What is unique about oral history?

Within the field of history, oral histories have traditionally been discounted as a means of examining the past. Historians relying mainly on written and visual records as source material have argued that oral narratives based in an individuals’ memory are not valuable sources of information because they are not objective. Advocates of oral history challenge how we approach this idea of “objectivity” and believe that oral testimony offers insights that cannot be found through other sources.

Alessandro Portelli and Hayden White were two early oral historians whose work reframed how academia thought about oral history. Portelli’s 1991 book The Death of Luigi Trastulli and Other Stories opens with a chapter describing how residents of an Italian town remembered the death of Trastulli, a steel worker. He found that many residents actually misremembered the circumstances of this event, placing the death in different years and locations than what was on record. Rather than discarding these accounts for their factual inaccuracies, Portelli argued that by examining how the story of this death is remembered and recounted, we can learn about the social and political landscape of the time. Trastulli’s death had become a symbol in a larger struggle for worker’s rights and the details were amended to make a compelling narrative about these efforts.

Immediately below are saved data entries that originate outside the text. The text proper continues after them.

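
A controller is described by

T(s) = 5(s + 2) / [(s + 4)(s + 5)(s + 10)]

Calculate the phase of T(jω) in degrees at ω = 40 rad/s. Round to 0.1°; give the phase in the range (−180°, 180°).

-156.0°

At s = jω = j40:
zero (s+2): 2 + j40 → |·| = √(2²+40²) = √1604 ≈ 40.05, ∠ = arctan(40/2) ≈ 87.14°
pole (s+4): 4 + j40 → |·| = √(4²+40²) = √1616 ≈ 40.2, ∠ = arctan(40/4) ≈ 84.29°
pole (s+5): 5 + j40 → |·| = √(5²+40²) = √1625 ≈ 40.311, ∠ = arctan(40/5) ≈ 82.87°
pole (s+10): 10 + j40 → |·| = √(10²+40²) = √1700 ≈ 41.231, ∠ = arctan(40/10) ≈ 75.96°
∠T = 87.14° − 243.12° = -155.98°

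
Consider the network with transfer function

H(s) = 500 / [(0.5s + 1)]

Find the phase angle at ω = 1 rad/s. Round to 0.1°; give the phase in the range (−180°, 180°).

At ω = 1 rad/s:
pole (1 + j1·0.5) = 1 + j0.5 → |·| ≈ 1.118, ∠ ≈ 26.57°
∠H = (0°) − (26.57°) = -26.57°

-26.6°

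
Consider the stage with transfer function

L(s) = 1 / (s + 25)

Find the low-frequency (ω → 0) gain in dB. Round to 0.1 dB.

L(0) = 1 / 25 = 0.04
20 log₁₀(0.04) ≈ -27.96 dB

-28.0 dB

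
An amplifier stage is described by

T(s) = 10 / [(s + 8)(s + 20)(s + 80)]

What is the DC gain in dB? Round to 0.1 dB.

T(0) = 10 / (8·20·80) = 0.00078125
20 log₁₀(0.00078125) ≈ -62.14 dB

-62.1 dB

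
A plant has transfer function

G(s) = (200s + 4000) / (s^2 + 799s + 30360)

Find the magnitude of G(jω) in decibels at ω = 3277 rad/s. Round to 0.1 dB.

Substitute s = j3277:
Numerator: 200(j3277) + 4000 = 4000 + j655400
Denominator: (j3277)^2 + 799(j3277) + 30360 = -10708369 + j2618323
|N| = √(4000² + 655400²) ≈ 6.5541e+05, ∠N ≈ 89.65°
|D| = √(10708369² + 2618323²) ≈ 1.1024e+07, ∠D ≈ 166.26°
|G| = 6.5541e+05 / 1.1024e+07 ≈ 0.059453
Gain = 20 log₁₀(0.059453) ≈ -24.52 dB

-24.5 dB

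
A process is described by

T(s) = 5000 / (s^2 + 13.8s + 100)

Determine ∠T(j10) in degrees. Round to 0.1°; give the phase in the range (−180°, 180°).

At s = jω = j10:
quadratic: (j10)² + 13.8·j10 + 100 = 0 + j138 → |·| ≈ 138, ∠ ≈ 90.00°
∠T = 0.00° − 90.00° = -90.00°

-90.0°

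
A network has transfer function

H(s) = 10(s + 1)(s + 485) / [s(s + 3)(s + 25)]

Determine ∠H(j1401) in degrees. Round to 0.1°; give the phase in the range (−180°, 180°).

-108.0°

At s = jω = j1401:
zero (s+1): 1 + j1401 → |·| = √(1²+1401²) = √1962802 ≈ 1401, ∠ = arctan(1401/1) ≈ 89.96°
zero (s+485): 485 + j1401 → |·| = √(485²+1401²) = √2198026 ≈ 1482.6, ∠ = arctan(1401/485) ≈ 70.91°
pole (s+3): 3 + j1401 → |·| = √(3²+1401²) = √1962810 ≈ 1401, ∠ = arctan(1401/3) ≈ 89.88°
pole (s+25): 25 + j1401 → |·| = √(25²+1401²) = √1963426 ≈ 1401.2, ∠ = arctan(1401/25) ≈ 88.98°
pole at origin: |s| = 1401, ∠ = 90.00° (in denominator)
∠H = 160.87° − 268.86° = -107.99°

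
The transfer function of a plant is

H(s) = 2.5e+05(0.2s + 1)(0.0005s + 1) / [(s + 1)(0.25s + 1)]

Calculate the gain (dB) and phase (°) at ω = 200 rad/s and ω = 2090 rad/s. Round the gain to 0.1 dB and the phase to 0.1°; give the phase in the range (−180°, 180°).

At ω = 200 rad/s:
zero (1 + j200·0.2) = 1 + j40 → |·| ≈ 40.012, ∠ ≈ 88.57°
zero (1 + j200·0.0005) = 1 + j0.1 → |·| ≈ 1.005, ∠ ≈ 5.71°
pole (1 + j200·1) = 1 + j200 → |·| ≈ 200, ∠ ≈ 89.71°
pole (1 + j200·0.25) = 1 + j50 → |·| ≈ 50.01, ∠ ≈ 88.85°
|H| = 2.5e+05 · 40.012 · 1.005 / (200 · 50.01) ≈ 1005.1
Gain = 20 log₁₀(1005.1) ≈ 60.04 dB
∠H = (88.57° + 5.71°) − (89.71° + 88.85°) = -84.28°

At ω = 2090 rad/s:
zero (1 + j2090·0.2) = 1 + j418 → |·| ≈ 418, ∠ ≈ 89.86°
zero (1 + j2090·0.0005) = 1 + j1.045 → |·| ≈ 1.4464, ∠ ≈ 46.26°
pole (1 + j2090·1) = 1 + j2090 → |·| ≈ 2090, ∠ ≈ 89.97°
pole (1 + j2090·0.25) = 1 + j522.5 → |·| ≈ 522.5, ∠ ≈ 89.89°
|H| = 2.5e+05 · 418 · 1.4464 / (2090 · 522.5) ≈ 138.41
Gain = 20 log₁₀(138.41) ≈ 42.82 dB
∠H = (89.86° + 46.26°) − (89.97° + 89.89°) = -43.74°

ω = 200: 60.0 dB, -84.3°; ω = 2090: 42.8 dB, -43.7°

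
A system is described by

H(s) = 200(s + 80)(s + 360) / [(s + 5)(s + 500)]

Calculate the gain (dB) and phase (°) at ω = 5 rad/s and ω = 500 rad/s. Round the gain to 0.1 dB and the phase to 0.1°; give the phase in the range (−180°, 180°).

At s = jω = j5:
zero (s+80): 80 + j5 → |·| = √(80²+5²) = √6425 ≈ 80.156, ∠ = arctan(5/80) ≈ 3.58°
zero (s+360): 360 + j5 → |·| = √(360²+5²) = √129625 ≈ 360.03, ∠ = arctan(5/360) ≈ 0.80°
pole (s+5): 5 + j5 → |·| = √(5²+5²) = √50 ≈ 7.0711, ∠ = arctan(5/5) ≈ 45.00°
pole (s+500): 500 + j5 → |·| = √(500²+5²) = √250025 ≈ 500.02, ∠ = arctan(5/500) ≈ 0.57°
|H| = 200 · 28859 / 3535.7 ≈ 1632.4
Gain = 20 log₁₀(1632.4) ≈ 64.26 dB
∠H = 4.38° − 45.57° = -41.19°

At s = jω = j500:
zero (s+80): 80 + j500 → |·| = √(80²+500²) = √256400 ≈ 506.36, ∠ = arctan(500/80) ≈ 80.91°
zero (s+360): 360 + j500 → |·| = √(360²+500²) = √379600 ≈ 616.12, ∠ = arctan(500/360) ≈ 54.25°
pole (s+5): 5 + j500 → |·| = √(5²+500²) = √250025 ≈ 500.02, ∠ = arctan(500/5) ≈ 89.43°
pole (s+500): 500 + j500 → |·| = √(500²+500²) = √500000 ≈ 707.11, ∠ = arctan(500/500) ≈ 45.00°
|H| = 200 · 3.1198e+05 / 3.5357e+05 ≈ 176.47
Gain = 20 log₁₀(176.47) ≈ 44.93 dB
∠H = 135.16° − 134.43° = 0.73°

ω = 5: 64.3 dB, -41.2°; ω = 500: 44.9 dB, 0.7°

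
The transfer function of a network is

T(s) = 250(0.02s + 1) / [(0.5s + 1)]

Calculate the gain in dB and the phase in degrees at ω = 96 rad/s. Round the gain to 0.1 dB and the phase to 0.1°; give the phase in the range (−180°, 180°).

At ω = 96 rad/s:
zero (1 + j96·0.02) = 1 + j1.92 → |·| ≈ 2.1648, ∠ ≈ 62.49°
pole (1 + j96·0.5) = 1 + j48 → |·| ≈ 48.01, ∠ ≈ 88.81°
|T| = 250 · 2.1648 / (48.01) ≈ 11.273
Gain = 20 log₁₀(11.273) ≈ 21.04 dB
∠T = (62.49°) − (88.81°) = -26.32°

21.0 dB, -26.3°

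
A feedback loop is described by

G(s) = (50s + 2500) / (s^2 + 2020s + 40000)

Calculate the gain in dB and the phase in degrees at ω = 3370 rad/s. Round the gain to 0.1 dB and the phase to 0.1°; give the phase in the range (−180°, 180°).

Substitute s = j3370:
Numerator: 50(j3370) + 2500 = 2500 + j168500
Denominator: (j3370)^2 + 2020(j3370) + 40000 = -11316900 + j6807400
|N| = √(2500² + 168500²) ≈ 1.6852e+05, ∠N ≈ 89.15°
|D| = √(11316900² + 6807400²) ≈ 1.3207e+07, ∠D ≈ 148.97°
|G| = 1.6852e+05 / 1.3207e+07 ≈ 0.01276
Gain = 20 log₁₀(0.01276) ≈ -37.88 dB
∠G = 89.15° − 148.97° = -59.82°

-37.9 dB, -59.8°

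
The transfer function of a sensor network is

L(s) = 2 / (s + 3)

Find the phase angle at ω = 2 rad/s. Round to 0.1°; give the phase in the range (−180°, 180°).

At s = jω = j2:
pole (s+3): 3 + j2 → |·| = √(3²+2²) = √13 ≈ 3.6056, ∠ = arctan(2/3) ≈ 33.69°
∠L = 0.00° − 33.69° = -33.69°

-33.7°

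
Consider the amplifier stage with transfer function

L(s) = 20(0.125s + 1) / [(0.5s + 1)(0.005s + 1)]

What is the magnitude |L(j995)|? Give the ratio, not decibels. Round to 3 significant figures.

0.985

At ω = 995 rad/s:
zero (1 + j995·0.125) = 1 + j124.375 → |·| ≈ 124.38, ∠ ≈ 89.54°
pole (1 + j995·0.5) = 1 + j497.5 → |·| ≈ 497.5, ∠ ≈ 89.88°
pole (1 + j995·0.005) = 1 + j4.975 → |·| ≈ 5.0745, ∠ ≈ 78.63°
|L| = 20 · 124.38 / (497.5 · 5.0745) ≈ 0.98536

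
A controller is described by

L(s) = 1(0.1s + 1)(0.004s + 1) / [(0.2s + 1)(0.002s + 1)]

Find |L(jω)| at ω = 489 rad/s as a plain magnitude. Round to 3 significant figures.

At ω = 489 rad/s:
zero (1 + j489·0.1) = 1 + j48.9 → |·| ≈ 48.91, ∠ ≈ 88.83°
zero (1 + j489·0.004) = 1 + j1.956 → |·| ≈ 2.1968, ∠ ≈ 62.92°
pole (1 + j489·0.2) = 1 + j97.8 → |·| ≈ 97.805, ∠ ≈ 89.41°
pole (1 + j489·0.002) = 1 + j0.978 → |·| ≈ 1.3987, ∠ ≈ 44.36°
|L| = 1 · 48.91 · 2.1968 / (97.805 · 1.3987) ≈ 0.78542

0.785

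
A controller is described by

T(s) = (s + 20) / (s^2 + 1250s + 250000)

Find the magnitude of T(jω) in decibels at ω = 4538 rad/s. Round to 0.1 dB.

Substitute s = j4538:
Numerator: (j4538) + 20 = 20 + j4538
Denominator: (j4538)^2 + 1250(j4538) + 250000 = -20343444 + j5672500
|N| = √(20² + 4538²) ≈ 4538, ∠N ≈ 89.75°
|D| = √(20343444² + 5672500²) ≈ 2.1119e+07, ∠D ≈ 164.42°
|T| = 4538 / 2.1119e+07 ≈ 0.00021488
Gain = 20 log₁₀(0.00021488) ≈ -73.36 dB

-73.4 dB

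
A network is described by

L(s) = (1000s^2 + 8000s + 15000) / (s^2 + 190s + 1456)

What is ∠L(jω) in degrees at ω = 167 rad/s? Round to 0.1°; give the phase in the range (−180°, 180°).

Substitute s = j167:
Numerator: 1000(j167)^2 + 8000(j167) + 15000 = -27874000 + j1336000
Denominator: (j167)^2 + 190(j167) + 1456 = -26433 + j31730
|N| = √(27874000² + 1336000²) ≈ 2.7906e+07, ∠N ≈ 177.26°
|D| = √(26433² + 31730²) ≈ 41298, ∠D ≈ 129.80°
∠L = 177.26° − 129.80° = 47.46°

47.5°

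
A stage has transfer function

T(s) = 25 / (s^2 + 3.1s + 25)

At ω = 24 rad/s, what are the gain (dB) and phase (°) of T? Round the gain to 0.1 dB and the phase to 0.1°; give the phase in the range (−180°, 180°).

-26.9 dB, -172.3°

At s = jω = j24:
quadratic: (j24)² + 3.1·j24 + 25 = -551 + j74.4 → |·| ≈ 556, ∠ ≈ 172.31°
|T| = 25 / 556 ≈ 0.044964
Gain = 20 log₁₀(0.044964) ≈ -26.94 dB
∠T = 0.00° − 172.31° = -172.31°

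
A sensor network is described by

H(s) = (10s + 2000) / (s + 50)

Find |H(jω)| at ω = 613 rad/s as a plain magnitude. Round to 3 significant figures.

Substitute s = j613:
Numerator: 10(j613) + 2000 = 2000 + j6130
Denominator: (j613) + 50 = 50 + j613
|N| = √(2000² + 6130²) ≈ 6448, ∠N ≈ 71.93°
|D| = √(50² + 613²) ≈ 615.04, ∠D ≈ 85.34°
|H| = 6448 / 615.04 ≈ 10.484

10.5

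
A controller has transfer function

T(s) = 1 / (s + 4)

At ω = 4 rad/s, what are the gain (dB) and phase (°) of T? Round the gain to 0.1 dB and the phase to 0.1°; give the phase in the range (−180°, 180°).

-15.1 dB, -45.0°

Substitute s = j4:
Numerator: 1 = 1 + j0
Denominator: (j4) + 4 = 4 + j4
|N| = √(1² + 0²) ≈ 1, ∠N ≈ 0.00°
|D| = √(4² + 4²) ≈ 5.6569, ∠D ≈ 45.00°
|T| = 1 / 5.6569 ≈ 0.17678
Gain = 20 log₁₀(0.17678) ≈ -15.05 dB
∠T = 0.00° − 45.00° = -45.00°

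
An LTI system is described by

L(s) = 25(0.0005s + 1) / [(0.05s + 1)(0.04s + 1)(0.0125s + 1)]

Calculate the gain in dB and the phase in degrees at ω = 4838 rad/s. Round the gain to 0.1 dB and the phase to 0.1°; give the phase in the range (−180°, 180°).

At ω = 4838 rad/s:
zero (1 + j4838·0.0005) = 1 + j2.419 → |·| ≈ 2.6175, ∠ ≈ 67.54°
pole (1 + j4838·0.05) = 1 + j241.9 → |·| ≈ 241.9, ∠ ≈ 89.76°
pole (1 + j4838·0.04) = 1 + j193.52 → |·| ≈ 193.52, ∠ ≈ 89.70°
pole (1 + j4838·0.0125) = 1 + j60.475 → |·| ≈ 60.483, ∠ ≈ 89.05°
|L| = 25 · 2.6175 / (241.9 · 193.52 · 60.483) ≈ 2.3112e-05
Gain = 20 log₁₀(2.3112e-05) ≈ -92.72 dB
∠L = (67.54°) − (89.76° + 89.70° + 89.05°) = -200.97° ≡ 159.03° (principal value)

-92.7 dB, 159.0°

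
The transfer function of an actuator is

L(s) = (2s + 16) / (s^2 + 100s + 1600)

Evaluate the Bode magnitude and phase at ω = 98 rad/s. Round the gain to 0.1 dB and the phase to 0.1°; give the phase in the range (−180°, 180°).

-36.2 dB, -43.9°

Substitute s = j98:
Numerator: 2(j98) + 16 = 16 + j196
Denominator: (j98)^2 + 100(j98) + 1600 = -8004 + j9800
|N| = √(16² + 196²) ≈ 196.65, ∠N ≈ 85.33°
|D| = √(8004² + 9800²) ≈ 12653, ∠D ≈ 129.24°
|L| = 196.65 / 12653 ≈ 0.015542
Gain = 20 log₁₀(0.015542) ≈ -36.17 dB
∠L = 85.33° − 129.24° = -43.91°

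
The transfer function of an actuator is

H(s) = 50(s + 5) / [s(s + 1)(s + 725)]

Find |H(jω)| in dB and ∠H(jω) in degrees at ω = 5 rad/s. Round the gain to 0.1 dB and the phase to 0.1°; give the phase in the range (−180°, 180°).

-34.4 dB, -124.1°

At s = jω = j5:
zero (s+5): 5 + j5 → |·| = √(5²+5²) = √50 ≈ 7.0711, ∠ = arctan(5/5) ≈ 45.00°
pole (s+1): 1 + j5 → |·| = √(1²+5²) = √26 ≈ 5.099, ∠ = arctan(5/1) ≈ 78.69°
pole (s+725): 725 + j5 → |·| = √(725²+5²) = √525650 ≈ 725.02, ∠ = arctan(5/725) ≈ 0.40°
pole at origin: |s| = 5, ∠ = 90.00° (in denominator)
|H| = 50 · 7.0711 / 18484 ≈ 0.019128
Gain = 20 log₁₀(0.019128) ≈ -34.37 dB
∠H = 45.00° − 169.09° = -124.09°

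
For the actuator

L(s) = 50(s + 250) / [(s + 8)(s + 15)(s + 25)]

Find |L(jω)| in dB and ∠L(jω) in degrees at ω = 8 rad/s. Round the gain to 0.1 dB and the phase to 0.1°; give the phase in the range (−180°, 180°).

7.9 dB, -89.0°

At s = jω = j8:
zero (s+250): 250 + j8 → |·| = √(250²+8²) = √62564 ≈ 250.13, ∠ = arctan(8/250) ≈ 1.83°
pole (s+8): 8 + j8 → |·| = √(8²+8²) = √128 ≈ 11.314, ∠ = arctan(8/8) ≈ 45.00°
pole (s+15): 15 + j8 → |·| = √(15²+8²) = √289 ≈ 17, ∠ = arctan(8/15) ≈ 28.07°
pole (s+25): 25 + j8 → |·| = √(25²+8²) = √689 ≈ 26.249, ∠ = arctan(8/25) ≈ 17.74°
|L| = 50 · 250.13 / 5048.7 ≈ 2.4772
Gain = 20 log₁₀(2.4772) ≈ 7.88 dB
∠L = 1.83° − 90.81° = -88.98°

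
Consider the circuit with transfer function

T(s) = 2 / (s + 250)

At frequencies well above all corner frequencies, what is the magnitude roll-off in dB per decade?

Each pole contributes −20 dB/decade at high frequency; each zero contributes +20 dB/decade.
Net: 0 zero(s) − 1 pole(s) → -20 dB/decade.

-20 dB/decade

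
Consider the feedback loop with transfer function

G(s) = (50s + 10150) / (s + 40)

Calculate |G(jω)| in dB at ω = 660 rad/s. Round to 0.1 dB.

34.4 dB

Substitute s = j660:
Numerator: 50(j660) + 10150 = 10150 + j33000
Denominator: (j660) + 40 = 40 + j660
|N| = √(10150² + 33000²) ≈ 34526, ∠N ≈ 72.90°
|D| = √(40² + 660²) ≈ 661.21, ∠D ≈ 86.53°
|G| = 34526 / 661.21 ≈ 52.216
Gain = 20 log₁₀(52.216) ≈ 34.36 dB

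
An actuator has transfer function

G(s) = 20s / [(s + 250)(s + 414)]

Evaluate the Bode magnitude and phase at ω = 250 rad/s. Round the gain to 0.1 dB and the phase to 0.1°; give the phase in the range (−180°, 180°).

At s = jω = j250:
zero at origin: s = j250 → |·| = 250, ∠ = 90.00°
pole (s+250): 250 + j250 → |·| = √(250²+250²) = √125000 ≈ 353.55, ∠ = arctan(250/250) ≈ 45.00°
pole (s+414): 414 + j250 → |·| = √(414²+250²) = √233896 ≈ 483.63, ∠ = arctan(250/414) ≈ 31.13°
|G| = 20 · 250 / 1.7099e+05 ≈ 0.029241
Gain = 20 log₁₀(0.029241) ≈ -30.68 dB
∠G = 90.00° − 76.13° = 13.87°

-30.7 dB, 13.9°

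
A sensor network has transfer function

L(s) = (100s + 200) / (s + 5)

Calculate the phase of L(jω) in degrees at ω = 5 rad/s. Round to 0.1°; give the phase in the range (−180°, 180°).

23.2°

Substitute s = j5:
Numerator: 100(j5) + 200 = 200 + j500
Denominator: (j5) + 5 = 5 + j5
|N| = √(200² + 500²) ≈ 538.52, ∠N ≈ 68.20°
|D| = √(5² + 5²) ≈ 7.0711, ∠D ≈ 45.00°
∠L = 68.20° − 45.00° = 23.20°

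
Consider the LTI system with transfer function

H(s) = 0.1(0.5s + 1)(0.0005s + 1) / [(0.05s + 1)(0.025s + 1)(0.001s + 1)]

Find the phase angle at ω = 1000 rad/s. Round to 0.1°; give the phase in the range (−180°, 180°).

At ω = 1000 rad/s:
zero (1 + j1000·0.5) = 1 + j500 → |·| ≈ 500, ∠ ≈ 89.89°
zero (1 + j1000·0.0005) = 1 + j0.5 → |·| ≈ 1.118, ∠ ≈ 26.57°
pole (1 + j1000·0.05) = 1 + j50 → |·| ≈ 50.01, ∠ ≈ 88.85°
pole (1 + j1000·0.025) = 1 + j25 → |·| ≈ 25.02, ∠ ≈ 87.71°
pole (1 + j1000·0.001) = 1 + j1 → |·| ≈ 1.4142, ∠ ≈ 45.00°
∠H = (89.89° + 26.57°) − (88.85° + 87.71° + 45.00°) = -105.10°

-105.1°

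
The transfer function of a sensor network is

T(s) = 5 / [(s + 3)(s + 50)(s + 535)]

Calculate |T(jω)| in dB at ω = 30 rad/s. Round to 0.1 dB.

At s = jω = j30:
pole (s+3): 3 + j30 → |·| = √(3²+30²) = √909 ≈ 30.15, ∠ = arctan(30/3) ≈ 84.29°
pole (s+50): 50 + j30 → |·| = √(50²+30²) = √3400 ≈ 58.31, ∠ = arctan(30/50) ≈ 30.96°
pole (s+535): 535 + j30 → |·| = √(535²+30²) = √287125 ≈ 535.84, ∠ = arctan(30/535) ≈ 3.21°
|T| = 5 / 9.4203e+05 ≈ 5.3077e-06
Gain = 20 log₁₀(5.3077e-06) ≈ -105.50 dB

-105.5 dB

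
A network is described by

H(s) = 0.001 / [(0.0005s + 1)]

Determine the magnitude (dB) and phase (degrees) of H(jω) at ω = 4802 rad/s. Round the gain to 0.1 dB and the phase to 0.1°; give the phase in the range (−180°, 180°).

At ω = 4802 rad/s:
pole (1 + j4802·0.0005) = 1 + j2.401 → |·| ≈ 2.6009, ∠ ≈ 67.39°
|H| = 0.001 · 1 / (2.6009) ≈ 0.00038448
Gain = 20 log₁₀(0.00038448) ≈ -68.30 dB
∠H = (0°) − (67.39°) = -67.39°

-68.3 dB, -67.4°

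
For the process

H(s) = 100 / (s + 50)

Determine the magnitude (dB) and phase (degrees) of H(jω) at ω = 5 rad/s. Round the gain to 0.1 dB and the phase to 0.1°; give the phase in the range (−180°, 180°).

6.0 dB, -5.7°

Substitute s = j5:
Numerator: 100 = 100 + j0
Denominator: (j5) + 50 = 50 + j5
|N| = √(100² + 0²) ≈ 100, ∠N ≈ 0.00°
|D| = √(50² + 5²) ≈ 50.249, ∠D ≈ 5.71°
|H| = 100 / 50.249 ≈ 1.9901
Gain = 20 log₁₀(1.9901) ≈ 5.98 dB
∠H = 0.00° − 5.71° = -5.71°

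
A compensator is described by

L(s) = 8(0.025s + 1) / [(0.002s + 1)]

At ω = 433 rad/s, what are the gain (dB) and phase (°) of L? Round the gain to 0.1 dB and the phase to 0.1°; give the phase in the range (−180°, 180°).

36.4 dB, 43.8°

At ω = 433 rad/s:
zero (1 + j433·0.025) = 1 + j10.825 → |·| ≈ 10.871, ∠ ≈ 84.72°
pole (1 + j433·0.002) = 1 + j0.866 → |·| ≈ 1.3229, ∠ ≈ 40.89°
|L| = 8 · 10.871 / (1.3229) ≈ 65.74
Gain = 20 log₁₀(65.74) ≈ 36.36 dB
∠L = (84.72°) − (40.89°) = 43.83°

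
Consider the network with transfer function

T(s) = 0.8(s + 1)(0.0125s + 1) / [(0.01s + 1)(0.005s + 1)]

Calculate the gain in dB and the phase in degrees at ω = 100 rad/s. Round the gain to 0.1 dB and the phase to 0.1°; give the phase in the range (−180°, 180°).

At ω = 100 rad/s:
zero (1 + j100·1) = 1 + j100 → |·| ≈ 100, ∠ ≈ 89.43°
zero (1 + j100·0.0125) = 1 + j1.25 → |·| ≈ 1.6008, ∠ ≈ 51.34°
pole (1 + j100·0.01) = 1 + j1 → |·| ≈ 1.4142, ∠ ≈ 45.00°
pole (1 + j100·0.005) = 1 + j0.5 → |·| ≈ 1.118, ∠ ≈ 26.57°
|T| = 0.8 · 100 · 1.6008 / (1.4142 · 1.118) ≈ 80.998
Gain = 20 log₁₀(80.998) ≈ 38.17 dB
∠T = (89.43° + 51.34°) − (45.00° + 26.57°) = 69.20°

38.2 dB, 69.2°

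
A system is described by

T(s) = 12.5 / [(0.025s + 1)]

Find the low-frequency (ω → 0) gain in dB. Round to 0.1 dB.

21.9 dB

T(0) = 12.5 · 1 / 1 = 12.5
20 log₁₀(12.5) ≈ 21.94 dB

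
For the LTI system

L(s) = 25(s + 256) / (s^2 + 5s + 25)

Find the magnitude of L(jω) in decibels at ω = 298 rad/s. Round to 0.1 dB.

-19.1 dB

At s = jω = j298:
zero (s+256): 256 + j298 → |·| = √(256²+298²) = √154340 ≈ 392.86, ∠ = arctan(298/256) ≈ 49.34°
quadratic: (j298)² + 5·j298 + 25 = -88779 + j1490 → |·| ≈ 88792, ∠ ≈ 179.04°
|L| = 25 · 392.86 / 88792 ≈ 0.11061
Gain = 20 log₁₀(0.11061) ≈ -19.12 dB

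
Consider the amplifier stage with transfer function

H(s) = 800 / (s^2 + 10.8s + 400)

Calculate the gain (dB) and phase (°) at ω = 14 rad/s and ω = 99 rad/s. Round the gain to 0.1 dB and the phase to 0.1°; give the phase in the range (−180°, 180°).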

Hayden White’s work speaks to history as this narrativization of events. In producing a historical account, a historian does not simply repeat what happened, starting at one arbitrary point, ending at a different arbitrary point. Histories are told as stories with a narrative arc, laden with values and cultural meaning. They take on significance beyond the individual events to become stories of triumph or defeat or a lesson learned. There is no neutral or objective history; anytime we tell a history, we are telling a story about our understanding of the world.

Storytelling is one of the most important ways in which people and communities make sense of what has happened in their lives. How we tell a story about what happened is just as valuable as the particulars of what actually occurred. Through the medium of stories, we can learn about what matters to a community.

 What does oral history offer to LGBT communities?

 Beyond discussions of memory and storytelling, oral history is a means of bolstering an incomplete or limited historical record. Communities that do not have access to record-keeping or are not considered historically relevant aren’t included in traditional forms of historical documentation. Until recent decades, communities built largely around sexual relationships and gender non-conformity were not believed to have historical value. As such, these places, events and people often exist only in peoples’ memories or personal documents. Especially in Iowa, information about LGBT life in the state is not stored in ways that are accessible to the public or to future generations. When we sit down with a narrator, record an interview and make it publicly available, it ensures that this knowledge becomes part of the historical record beyond an individual person’s memory.

Individual experiences become a means through which to access information about society at large. One person’s narrative offers a snapshot of what life was like in a particular time and place. Through these accounts we can piece together a more complete history of LGBT lives in Iowa, as well as in the Midwest and rural areas more broadly.